The full results for the data center inference benchmark results can be found here on the MLCommons website, and the full edge inference benchmark results can be found here. The results also include a new benchmark added in v2.1 - the RetinaNet large object detection model.

Nvidia, as in previous MLPerf benchmarks, posted strong results across the board for all of its submissions, particularly pertaining to the H100, the A100 GPU and the Jetson AGX Orin module aimed at AI-powered robotics applications. The H100 appeared in a “preview” category designed for products that are not yet generally available.

“The big takeaway from this round is this is the first run where we're publishing measured data on the H 100,” said Dave Salvator, director of AI inference benchmarking and cloud at Nvidia. “H100 came in and really kind of brought the thunder with some very impressive results including up to a four-and-a-half times speed up versus the previous generation GPU benchmark.”

Salvator added that the A100 won more benchmark categories than any other data center GPU submitted. In the edge category, the Orin-based Jetson AGX edged out the competition on more tests than any other low-power system-on-a-chip. Just as important, Salvator said, is that the Orin module performed five times better and with twice the power efficiency of an earlier Jetson version that was benchmarked earlier in the year.

Salvator lauded growing industry participation in the MLPerf benchmarking, saying the benchmarking is a necessity as AI use cases in the enterprise continue to grow, and enterprises need ways to sort through the complexity.

“The number of applications and areas of application for AI are almost without limit,” he said. “It continues to be this growing technology being used in more and more places, and the complexity of the technology and the demands of the technology also continue to grow. The datasets are doubling every couple of months, and the networks themselves in terms of their size and complexity also continue to grow. There are now networks out there that have hundreds of billions of parameters. We're heading towards a world where there will be a trillion-plus parameters, even tens of trillions of parameters… How do we put those to work? The short answer is you need a ton of compute because first of all, you have to be able to train it all in a reasonable amount of time. And then once you deploy, it also needs to run in a way that is responsive.”

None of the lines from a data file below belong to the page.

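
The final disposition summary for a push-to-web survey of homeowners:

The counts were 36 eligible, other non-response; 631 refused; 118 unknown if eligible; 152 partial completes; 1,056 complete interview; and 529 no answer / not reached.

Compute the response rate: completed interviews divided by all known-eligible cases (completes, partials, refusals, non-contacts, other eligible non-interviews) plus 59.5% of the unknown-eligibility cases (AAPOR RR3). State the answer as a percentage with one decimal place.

42.7%

Numerator = 1056
Eligible (known) = 1056 + 152 + 631 + 529 + 36 = 2404
e × U = 0.5950 × 118 = 70.21
Base = 2404 + 70.21 = 2474.21
RR3 = 1056 / 2474.21 = 0.4268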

Meanwhile, Qualcomm again performed well, particularly with the AI 100 in the edge category, where it beat all comers on the ResNet-50 single-stream benchmark. Also, an increasinging number of Qualcomm partners, such as Foxconn and Inventec, submitted for benchmarks, worth noting because Nvidia always has had a strong MLPerf showing through its large numbers of partner submissions.

Karl Freund, Founder and Principal Analyst, Cambrian-AI Research LLC , noted in a Forbes post that Qualcomm’s showing in power efficiency benchmarks should help its sales prospects, adding, “the Qualcomm platform is still the most energy efficient AI accelerator in the industry for image processing.”

In addition to Nvidia and Qualcomm, among the other MLPerf submitters were Alibaba, ASUSTeK, Azure, Biren, Dell, Fujitsu, GIGABYTE, H3C, HPE, Inspur, Intel, Krai, Lenovo, Moffett, Nettrix, Neural Magic, OctoML, SAPEON, and Supermicro.

Like Nvidia, Intel had a submission in the preview category – its next-generation Xeon CPU, which has been going by its codename – Sapphire Rapids. Intel recent has talked a lot about how Sapphire Rapids will be a major accelerator for AI in the data center, though the next-generation product has been delayed multiple times and is not due out until next year.